كان ‘nin haberinin muzari fiille gelmesi, geçmişte belirli bir süre devam edip biten eylemler ve geçmişte mûtat olarak yapılan, âdet haline gelmiş davranışlar olmak üzere iki manaya delalet eder. (Vecih Uzunoğlu, Arap Dilinde كَانَ ‘nin Fiili ve Kur'an’da Kullanımı, DEÜ İlahiyat Fak. Dergisi Sayı 41)
كان ’in haberi muzari fiil olduğunda genellikle devam edegelen maziye, âdet haline gelmiş davranışlara delalet eder. (Vecih Uzunoğlu, Arap Dilinde كَانَ ‘nin Fiili ve Kur'an’da Kullanımı, DEÜ İlahiyat Fak. Dergisi Sayı 41)
خْز۪ي , horluk ve hakirlikle beraber olan bir azaptır. Allah Teâlâ bu hor ve hakir olmayı, onlara اَيْنَ شُرَكَائِىَ الَّذٖينَ كُنْتُمْ تُشَاقُّونَ فٖيهِمْ [Hani, sizin uğurlarında düşman kesildiğiniz ortaklarım…] diyerek tefsir etmiştir. (Fahreddin er-Râzî)
O ortakların nerede olduğunun sorulması, onların gerçekten gaip olmalarını gerektirmez. Burada batıl ilâhlar ile tapıcıları arasına bir engel konmak gibi bir durum yoktur.
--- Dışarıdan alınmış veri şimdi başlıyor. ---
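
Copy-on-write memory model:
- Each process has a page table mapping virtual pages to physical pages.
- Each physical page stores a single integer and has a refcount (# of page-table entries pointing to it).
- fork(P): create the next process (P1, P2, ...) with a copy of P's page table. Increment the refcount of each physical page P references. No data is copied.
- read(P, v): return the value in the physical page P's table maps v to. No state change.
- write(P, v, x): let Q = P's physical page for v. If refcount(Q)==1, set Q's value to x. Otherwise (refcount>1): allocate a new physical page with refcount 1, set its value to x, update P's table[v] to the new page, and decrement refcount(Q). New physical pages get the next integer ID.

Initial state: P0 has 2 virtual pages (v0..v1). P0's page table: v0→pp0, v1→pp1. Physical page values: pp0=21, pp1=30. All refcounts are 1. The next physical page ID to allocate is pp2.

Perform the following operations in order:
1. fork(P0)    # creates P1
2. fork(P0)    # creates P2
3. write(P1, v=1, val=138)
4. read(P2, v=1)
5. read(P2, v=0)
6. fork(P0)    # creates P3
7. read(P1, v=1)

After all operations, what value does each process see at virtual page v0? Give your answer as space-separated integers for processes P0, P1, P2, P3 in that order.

Op 1: fork(P0) -> P1. 2 ppages; refcounts: pp0:2 pp1:2
Op 2: fork(P0) -> P2. 2 ppages; refcounts: pp0:3 pp1:3
Op 3: write(P1, v1, 138). refcount(pp1)=3>1 -> COPY to pp2. 3 ppages; refcounts: pp0:3 pp1:2 pp2:1
Op 4: read(P2, v1) -> 30. No state change.
Op 5: read(P2, v0) -> 21. No state change.
Op 6: fork(P0) -> P3. 3 ppages; refcounts: pp0:4 pp1:3 pp2:1
Op 7: read(P1, v1) -> 138. No state change.
P0: v0 -> pp0 = 21
P1: v0 -> pp0 = 21
P2: v0 -> pp0 = 21
P3: v0 -> pp0 = 21

Answer: 21 21 21 21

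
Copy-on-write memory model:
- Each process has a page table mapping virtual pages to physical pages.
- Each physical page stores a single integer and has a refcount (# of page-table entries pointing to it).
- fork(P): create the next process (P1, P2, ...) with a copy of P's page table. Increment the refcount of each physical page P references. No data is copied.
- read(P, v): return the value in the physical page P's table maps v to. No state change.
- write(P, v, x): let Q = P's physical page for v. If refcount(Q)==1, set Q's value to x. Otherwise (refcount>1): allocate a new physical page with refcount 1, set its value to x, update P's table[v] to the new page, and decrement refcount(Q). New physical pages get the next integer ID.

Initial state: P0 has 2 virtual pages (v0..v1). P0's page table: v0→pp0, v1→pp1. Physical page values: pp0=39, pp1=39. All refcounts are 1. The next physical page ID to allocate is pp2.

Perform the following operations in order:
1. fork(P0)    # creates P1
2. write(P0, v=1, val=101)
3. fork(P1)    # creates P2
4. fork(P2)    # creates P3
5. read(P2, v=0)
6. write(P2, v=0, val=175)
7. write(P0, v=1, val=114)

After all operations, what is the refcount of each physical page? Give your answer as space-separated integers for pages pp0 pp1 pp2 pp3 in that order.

Op 1: fork(P0) -> P1. 2 ppages; refcounts: pp0:2 pp1:2
Op 2: write(P0, v1, 101). refcount(pp1)=2>1 -> COPY to pp2. 3 ppages; refcounts: pp0:2 pp1:1 pp2:1
Op 3: fork(P1) -> P2. 3 ppages; refcounts: pp0:3 pp1:2 pp2:1
Op 4: fork(P2) -> P3. 3 ppages; refcounts: pp0:4 pp1:3 pp2:1
Op 5: read(P2, v0) -> 39. No state change.
Op 6: write(P2, v0, 175). refcount(pp0)=4>1 -> COPY to pp3. 4 ppages; refcounts: pp0:3 pp1:3 pp2:1 pp3:1
Op 7: write(P0, v1, 114). refcount(pp2)=1 -> write in place. 4 ppages; refcounts: pp0:3 pp1:3 pp2:1 pp3:1

Answer: 3 3 1 1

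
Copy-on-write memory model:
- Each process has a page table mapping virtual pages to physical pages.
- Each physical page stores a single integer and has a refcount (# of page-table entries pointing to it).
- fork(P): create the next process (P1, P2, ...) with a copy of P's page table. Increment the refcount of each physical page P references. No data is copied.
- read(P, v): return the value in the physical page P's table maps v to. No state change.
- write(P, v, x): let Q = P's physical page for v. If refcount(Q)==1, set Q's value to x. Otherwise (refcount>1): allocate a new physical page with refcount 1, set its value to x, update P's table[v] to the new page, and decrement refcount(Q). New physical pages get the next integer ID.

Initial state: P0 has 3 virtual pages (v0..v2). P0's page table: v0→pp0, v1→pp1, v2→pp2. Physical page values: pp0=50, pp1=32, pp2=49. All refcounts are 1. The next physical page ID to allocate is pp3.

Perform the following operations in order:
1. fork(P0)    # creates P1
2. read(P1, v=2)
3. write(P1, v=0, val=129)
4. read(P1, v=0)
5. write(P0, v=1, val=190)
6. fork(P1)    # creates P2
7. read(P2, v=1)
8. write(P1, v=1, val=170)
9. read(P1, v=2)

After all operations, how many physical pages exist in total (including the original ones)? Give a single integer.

Answer: 6

Derivation:
Op 1: fork(P0) -> P1. 3 ppages; refcounts: pp0:2 pp1:2 pp2:2
Op 2: read(P1, v2) -> 49. No state change.
Op 3: write(P1, v0, 129). refcount(pp0)=2>1 -> COPY to pp3. 4 ppages; refcounts: pp0:1 pp1:2 pp2:2 pp3:1
Op 4: read(P1, v0) -> 129. No state change.
Op 5: write(P0, v1, 190). refcount(pp1)=2>1 -> COPY to pp4. 5 ppages; refcounts: pp0:1 pp1:1 pp2:2 pp3:1 pp4:1
Op 6: fork(P1) -> P2. 5 ppages; refcounts: pp0:1 pp1:2 pp2:3 pp3:2 pp4:1
Op 7: read(P2, v1) -> 32. No state change.
Op 8: write(P1, v1, 170). refcount(pp1)=2>1 -> COPY to pp5. 6 ppages; refcounts: pp0:1 pp1:1 pp2:3 pp3:2 pp4:1 pp5:1
Op 9: read(P1, v2) -> 49. No state change.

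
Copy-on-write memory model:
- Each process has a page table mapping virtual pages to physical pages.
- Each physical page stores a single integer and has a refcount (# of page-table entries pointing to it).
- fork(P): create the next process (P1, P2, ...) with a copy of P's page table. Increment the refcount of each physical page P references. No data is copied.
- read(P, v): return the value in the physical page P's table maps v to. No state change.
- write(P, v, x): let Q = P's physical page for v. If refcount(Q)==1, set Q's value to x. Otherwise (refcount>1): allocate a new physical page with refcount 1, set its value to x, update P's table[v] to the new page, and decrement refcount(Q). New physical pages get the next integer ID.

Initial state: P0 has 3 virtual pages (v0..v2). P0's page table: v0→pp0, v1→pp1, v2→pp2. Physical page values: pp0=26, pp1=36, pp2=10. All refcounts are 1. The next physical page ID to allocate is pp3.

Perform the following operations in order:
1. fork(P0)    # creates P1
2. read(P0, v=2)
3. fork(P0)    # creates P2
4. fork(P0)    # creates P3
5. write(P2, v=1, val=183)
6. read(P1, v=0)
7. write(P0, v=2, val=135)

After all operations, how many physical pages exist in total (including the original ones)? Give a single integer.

Op 1: fork(P0) -> P1. 3 ppages; refcounts: pp0:2 pp1:2 pp2:2
Op 2: read(P0, v2) -> 10. No state change.
Op 3: fork(P0) -> P2. 3 ppages; refcounts: pp0:3 pp1:3 pp2:3
Op 4: fork(P0) -> P3. 3 ppages; refcounts: pp0:4 pp1:4 pp2:4
Op 5: write(P2, v1, 183). refcount(pp1)=4>1 -> COPY to pp3. 4 ppages; refcounts: pp0:4 pp1:3 pp2:4 pp3:1
Op 6: read(P1, v0) -> 26. No state change.
Op 7: write(P0, v2, 135). refcount(pp2)=4>1 -> COPY to pp4. 5 ppages; refcounts: pp0:4 pp1:3 pp2:3 pp3:1 pp4:1

Answer: 5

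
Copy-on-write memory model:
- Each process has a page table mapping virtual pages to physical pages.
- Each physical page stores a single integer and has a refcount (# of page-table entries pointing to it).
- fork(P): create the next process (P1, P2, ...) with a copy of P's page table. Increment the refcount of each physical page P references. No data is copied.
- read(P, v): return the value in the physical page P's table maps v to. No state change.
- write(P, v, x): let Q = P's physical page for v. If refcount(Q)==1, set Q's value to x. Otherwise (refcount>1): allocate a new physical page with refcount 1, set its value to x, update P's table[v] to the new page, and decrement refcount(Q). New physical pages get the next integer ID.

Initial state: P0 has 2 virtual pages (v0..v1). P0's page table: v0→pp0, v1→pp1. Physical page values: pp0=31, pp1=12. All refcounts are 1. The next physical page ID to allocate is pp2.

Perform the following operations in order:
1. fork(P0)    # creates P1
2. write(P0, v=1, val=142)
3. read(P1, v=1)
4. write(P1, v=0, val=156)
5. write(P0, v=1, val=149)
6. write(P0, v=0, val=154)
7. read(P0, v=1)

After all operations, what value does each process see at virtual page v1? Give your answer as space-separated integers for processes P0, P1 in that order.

Op 1: fork(P0) -> P1. 2 ppages; refcounts: pp0:2 pp1:2
Op 2: write(P0, v1, 142). refcount(pp1)=2>1 -> COPY to pp2. 3 ppages; refcounts: pp0:2 pp1:1 pp2:1
Op 3: read(P1, v1) -> 12. No state change.
Op 4: write(P1, v0, 156). refcount(pp0)=2>1 -> COPY to pp3. 4 ppages; refcounts: pp0:1 pp1:1 pp2:1 pp3:1
Op 5: write(P0, v1, 149). refcount(pp2)=1 -> write in place. 4 ppages; refcounts: pp0:1 pp1:1 pp2:1 pp3:1
Op 6: write(P0, v0, 154). refcount(pp0)=1 -> write in place. 4 ppages; refcounts: pp0:1 pp1:1 pp2:1 pp3:1
Op 7: read(P0, v1) -> 149. No state change.
P0: v1 -> pp2 = 149
P1: v1 -> pp1 = 12

Answer: 149 12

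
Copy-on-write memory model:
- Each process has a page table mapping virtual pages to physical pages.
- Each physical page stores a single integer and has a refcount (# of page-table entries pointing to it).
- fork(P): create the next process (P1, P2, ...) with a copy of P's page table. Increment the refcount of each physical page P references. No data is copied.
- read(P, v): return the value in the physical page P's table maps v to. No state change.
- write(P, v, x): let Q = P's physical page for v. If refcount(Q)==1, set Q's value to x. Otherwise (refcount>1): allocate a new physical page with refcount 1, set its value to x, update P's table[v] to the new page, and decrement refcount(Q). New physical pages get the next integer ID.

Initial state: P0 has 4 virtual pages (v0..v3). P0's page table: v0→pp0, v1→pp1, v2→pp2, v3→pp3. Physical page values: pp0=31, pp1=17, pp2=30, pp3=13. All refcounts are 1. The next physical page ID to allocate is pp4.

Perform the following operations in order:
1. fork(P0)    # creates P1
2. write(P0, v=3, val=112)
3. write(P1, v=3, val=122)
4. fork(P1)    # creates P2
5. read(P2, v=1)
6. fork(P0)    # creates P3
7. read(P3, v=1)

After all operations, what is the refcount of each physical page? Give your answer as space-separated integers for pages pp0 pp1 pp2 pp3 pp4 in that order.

Op 1: fork(P0) -> P1. 4 ppages; refcounts: pp0:2 pp1:2 pp2:2 pp3:2
Op 2: write(P0, v3, 112). refcount(pp3)=2>1 -> COPY to pp4. 5 ppages; refcounts: pp0:2 pp1:2 pp2:2 pp3:1 pp4:1
Op 3: write(P1, v3, 122). refcount(pp3)=1 -> write in place. 5 ppages; refcounts: pp0:2 pp1:2 pp2:2 pp3:1 pp4:1
Op 4: fork(P1) -> P2. 5 ppages; refcounts: pp0:3 pp1:3 pp2:3 pp3:2 pp4:1
Op 5: read(P2, v1) -> 17. No state change.
Op 6: fork(P0) -> P3. 5 ppages; refcounts: pp0:4 pp1:4 pp2:4 pp3:2 pp4:2
Op 7: read(P3, v1) -> 17. No state change.

Answer: 4 4 4 2 2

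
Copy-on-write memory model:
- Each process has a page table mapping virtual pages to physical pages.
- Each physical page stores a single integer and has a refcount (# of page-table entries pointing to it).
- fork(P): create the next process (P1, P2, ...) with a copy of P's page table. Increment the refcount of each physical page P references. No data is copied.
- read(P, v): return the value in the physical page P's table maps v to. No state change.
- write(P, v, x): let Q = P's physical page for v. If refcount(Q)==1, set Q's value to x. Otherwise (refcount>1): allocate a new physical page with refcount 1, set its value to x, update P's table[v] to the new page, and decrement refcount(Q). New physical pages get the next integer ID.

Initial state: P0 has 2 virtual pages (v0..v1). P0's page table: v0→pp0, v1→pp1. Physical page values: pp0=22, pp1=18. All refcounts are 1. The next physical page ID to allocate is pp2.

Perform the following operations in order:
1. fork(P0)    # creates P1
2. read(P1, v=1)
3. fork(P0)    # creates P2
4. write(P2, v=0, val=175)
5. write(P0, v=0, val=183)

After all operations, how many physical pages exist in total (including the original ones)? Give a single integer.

Op 1: fork(P0) -> P1. 2 ppages; refcounts: pp0:2 pp1:2
Op 2: read(P1, v1) -> 18. No state change.
Op 3: fork(P0) -> P2. 2 ppages; refcounts: pp0:3 pp1:3
Op 4: write(P2, v0, 175). refcount(pp0)=3>1 -> COPY to pp2. 3 ppages; refcounts: pp0:2 pp1:3 pp2:1
Op 5: write(P0, v0, 183). refcount(pp0)=2>1 -> COPY to pp3. 4 ppages; refcounts: pp0:1 pp1:3 pp2:1 pp3:1

Answer: 4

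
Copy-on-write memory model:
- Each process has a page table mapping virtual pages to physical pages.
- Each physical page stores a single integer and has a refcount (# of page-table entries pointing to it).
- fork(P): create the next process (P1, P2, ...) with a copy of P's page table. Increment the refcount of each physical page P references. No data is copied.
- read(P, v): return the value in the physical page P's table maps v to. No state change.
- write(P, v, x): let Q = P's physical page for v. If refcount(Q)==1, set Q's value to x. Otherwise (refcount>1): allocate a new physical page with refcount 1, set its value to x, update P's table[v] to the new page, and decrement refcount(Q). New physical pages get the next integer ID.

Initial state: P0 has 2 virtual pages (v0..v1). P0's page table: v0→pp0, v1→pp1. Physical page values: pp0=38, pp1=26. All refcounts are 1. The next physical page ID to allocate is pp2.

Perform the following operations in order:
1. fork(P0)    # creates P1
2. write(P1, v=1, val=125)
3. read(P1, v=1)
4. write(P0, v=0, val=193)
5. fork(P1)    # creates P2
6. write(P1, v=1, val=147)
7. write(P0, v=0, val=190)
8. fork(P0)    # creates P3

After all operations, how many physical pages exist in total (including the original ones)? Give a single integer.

Answer: 5

Derivation:
Op 1: fork(P0) -> P1. 2 ppages; refcounts: pp0:2 pp1:2
Op 2: write(P1, v1, 125). refcount(pp1)=2>1 -> COPY to pp2. 3 ppages; refcounts: pp0:2 pp1:1 pp2:1
Op 3: read(P1, v1) -> 125. No state change.
Op 4: write(P0, v0, 193). refcount(pp0)=2>1 -> COPY to pp3. 4 ppages; refcounts: pp0:1 pp1:1 pp2:1 pp3:1
Op 5: fork(P1) -> P2. 4 ppages; refcounts: pp0:2 pp1:1 pp2:2 pp3:1
Op 6: write(P1, v1, 147). refcount(pp2)=2>1 -> COPY to pp4. 5 ppages; refcounts: pp0:2 pp1:1 pp2:1 pp3:1 pp4:1
Op 7: write(P0, v0, 190). refcount(pp3)=1 -> write in place. 5 ppages; refcounts: pp0:2 pp1:1 pp2:1 pp3:1 pp4:1
Op 8: fork(P0) -> P3. 5 ppages; refcounts: pp0:2 pp1:2 pp2:1 pp3:2 pp4:1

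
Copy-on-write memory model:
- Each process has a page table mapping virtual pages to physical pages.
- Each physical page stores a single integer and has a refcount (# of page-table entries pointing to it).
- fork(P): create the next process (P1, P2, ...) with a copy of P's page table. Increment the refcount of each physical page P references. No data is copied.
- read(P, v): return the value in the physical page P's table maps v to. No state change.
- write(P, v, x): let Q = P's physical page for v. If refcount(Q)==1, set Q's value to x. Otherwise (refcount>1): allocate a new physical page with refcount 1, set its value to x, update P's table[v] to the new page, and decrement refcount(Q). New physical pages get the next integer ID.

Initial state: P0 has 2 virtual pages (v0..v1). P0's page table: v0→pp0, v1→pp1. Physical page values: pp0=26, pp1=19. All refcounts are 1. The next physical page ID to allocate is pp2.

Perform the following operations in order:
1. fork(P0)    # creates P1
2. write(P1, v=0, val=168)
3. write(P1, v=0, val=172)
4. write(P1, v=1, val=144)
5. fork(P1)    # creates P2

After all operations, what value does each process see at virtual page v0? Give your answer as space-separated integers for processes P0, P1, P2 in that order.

Op 1: fork(P0) -> P1. 2 ppages; refcounts: pp0:2 pp1:2
Op 2: write(P1, v0, 168). refcount(pp0)=2>1 -> COPY to pp2. 3 ppages; refcounts: pp0:1 pp1:2 pp2:1
Op 3: write(P1, v0, 172). refcount(pp2)=1 -> write in place. 3 ppages; refcounts: pp0:1 pp1:2 pp2:1
Op 4: write(P1, v1, 144). refcount(pp1)=2>1 -> COPY to pp3. 4 ppages; refcounts: pp0:1 pp1:1 pp2:1 pp3:1
Op 5: fork(P1) -> P2. 4 ppages; refcounts: pp0:1 pp1:1 pp2:2 pp3:2
P0: v0 -> pp0 = 26
P1: v0 -> pp2 = 172
P2: v0 -> pp2 = 172

Answer: 26 172 172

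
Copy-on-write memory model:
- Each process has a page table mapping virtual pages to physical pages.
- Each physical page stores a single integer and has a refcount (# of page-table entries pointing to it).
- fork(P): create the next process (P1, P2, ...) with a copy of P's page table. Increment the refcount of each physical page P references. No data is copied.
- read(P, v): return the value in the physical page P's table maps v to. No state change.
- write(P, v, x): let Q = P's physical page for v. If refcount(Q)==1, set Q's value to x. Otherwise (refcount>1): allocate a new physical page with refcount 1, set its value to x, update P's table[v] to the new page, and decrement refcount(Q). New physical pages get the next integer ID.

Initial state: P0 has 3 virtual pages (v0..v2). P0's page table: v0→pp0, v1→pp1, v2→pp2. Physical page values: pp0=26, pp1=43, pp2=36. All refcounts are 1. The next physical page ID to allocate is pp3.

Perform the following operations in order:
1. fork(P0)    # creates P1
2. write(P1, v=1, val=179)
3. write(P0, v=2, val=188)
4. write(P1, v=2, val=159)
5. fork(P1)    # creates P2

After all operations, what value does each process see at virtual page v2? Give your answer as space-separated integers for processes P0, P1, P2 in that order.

Answer: 188 159 159

Derivation:
Op 1: fork(P0) -> P1. 3 ppages; refcounts: pp0:2 pp1:2 pp2:2
Op 2: write(P1, v1, 179). refcount(pp1)=2>1 -> COPY to pp3. 4 ppages; refcounts: pp0:2 pp1:1 pp2:2 pp3:1
Op 3: write(P0, v2, 188). refcount(pp2)=2>1 -> COPY to pp4. 5 ppages; refcounts: pp0:2 pp1:1 pp2:1 pp3:1 pp4:1
Op 4: write(P1, v2, 159). refcount(pp2)=1 -> write in place. 5 ppages; refcounts: pp0:2 pp1:1 pp2:1 pp3:1 pp4:1
Op 5: fork(P1) -> P2. 5 ppages; refcounts: pp0:3 pp1:1 pp2:2 pp3:2 pp4:1
P0: v2 -> pp4 = 188
P1: v2 -> pp2 = 159
P2: v2 -> pp2 = 159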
Eğer gerçekten ilâh olsalar, kendilerine umut bağlayanlar onlara en çok muhtaç oldukları bir saatte orada olurlardı. Soru, onların hiç olmadıklarını ortaya koymaya yeterlidir. Aslında böyle bir ortaklık iddiasında bulunacak ilâh da yoktur, onların bulunduğu bir yer de yoktur. (Ebüssuûd) (Âşûr)
فٖيهِمْ izafetindeki في mecazen zarfiyyedir yani muzâfı hazf edilmiştir. Meşakkat zatlarda değil manalardadır. Takdir في إلَهِيَّتِهِمْ (Onların ilahlıklarında) veya في شَأْنِهِمْ (Onların durumunda) şeklindedir. (Âşûr)
قَالَ الَّذ۪ينَ اُو۫تُوا الْعِلْمَ اِنَّ الْخِزْيَ الْيَوْمَ وَالسُّٓوءَ عَلَى الْكَافِر۪ينَۙ
Beyanî istînâf olarak fasılla gelen cümlenin fasıl sebebi şibh-i kemâli ittisâldir. Müspet mazi fiil cümlesi olup faide-i haber ibtidai kelamdır.
Fail konumundaki has ism-i mevsûl لَّذ۪ين ’nin sıla cümlesi اُو۫تُوا الْعِلْمَ , müspet mazi fiil sıygasıyla gelmiş faide-i haber ibtidaî kelamdır. Fiil, mef’ûle dikkat çekmek için meçhul bina edilmiştir.
Mazi fiil sebat, temekkün ve istikrar ifade eder.
Müsnedün ileyhin ism-i mevsûlle marife olması o kişilerin bilinen kimseler olduğunu belirtmesi yanında onlara tazim içindir.
قَالَ fiilinin mekulü’l-kavli, اِنَّ ile tekid edilmiş isim cümlesi, faide-i haber inkârî kelamdır. الْخِزْيَ ‘nin mübteda olduğu cümlede haberin hazfi, îcâz-ı hazif sanatıdır. Car mecrur عَلَى الْكَافِر۪ينَۙ , bu mahzuf habere müteallıktır.
وَالسُّٓوءَ , tezâyüf sebebiyle الْخِزْيَ ‘ye atfedilmiştir. الْخِزْيَ , zaman zarfı الْيَوْمَ ’nin müteallakıdır.
الْخِزْيَ - السُّٓوءَ kelimeleri arasında mürâât-ı nazîr sanatı vardır.
الْيَوْمَ ve الَّذ۪ينَ ‘nin tekrarında reddü’l-acüz ale’s-sadr sanatı vardır.
اُو۫تُوا الْعِلْمَ ve الْكَافِر۪ينَۙ kelimeleri arasında îhâm-ı tıbâk sanatı vardır.
اِنَّ الْخِزْيَ الْيَوْمَ وَالسُّٓوءَ عَلَى الْكَافِر۪ينَۙ [Şüphesiz bugün rezillik ve kötülük] zillet ve azap [kâfirlerin üzerinedir] sözünü söylemelerinin faydası, onlara karşı şamata etmek ve onları daha çok horlamaktır. Bunu hikâye etmesi de işitenlere bir lütuf ve öğüt olması içindir. (Beyzâvî)
يُخْز۪يهِمْ - الْخِزْيَ ve يَقُولُ - قَالَ kelime grupları arasında iştikak cinası, reddü’l-acüz ale’s-sadr sanatları vardır.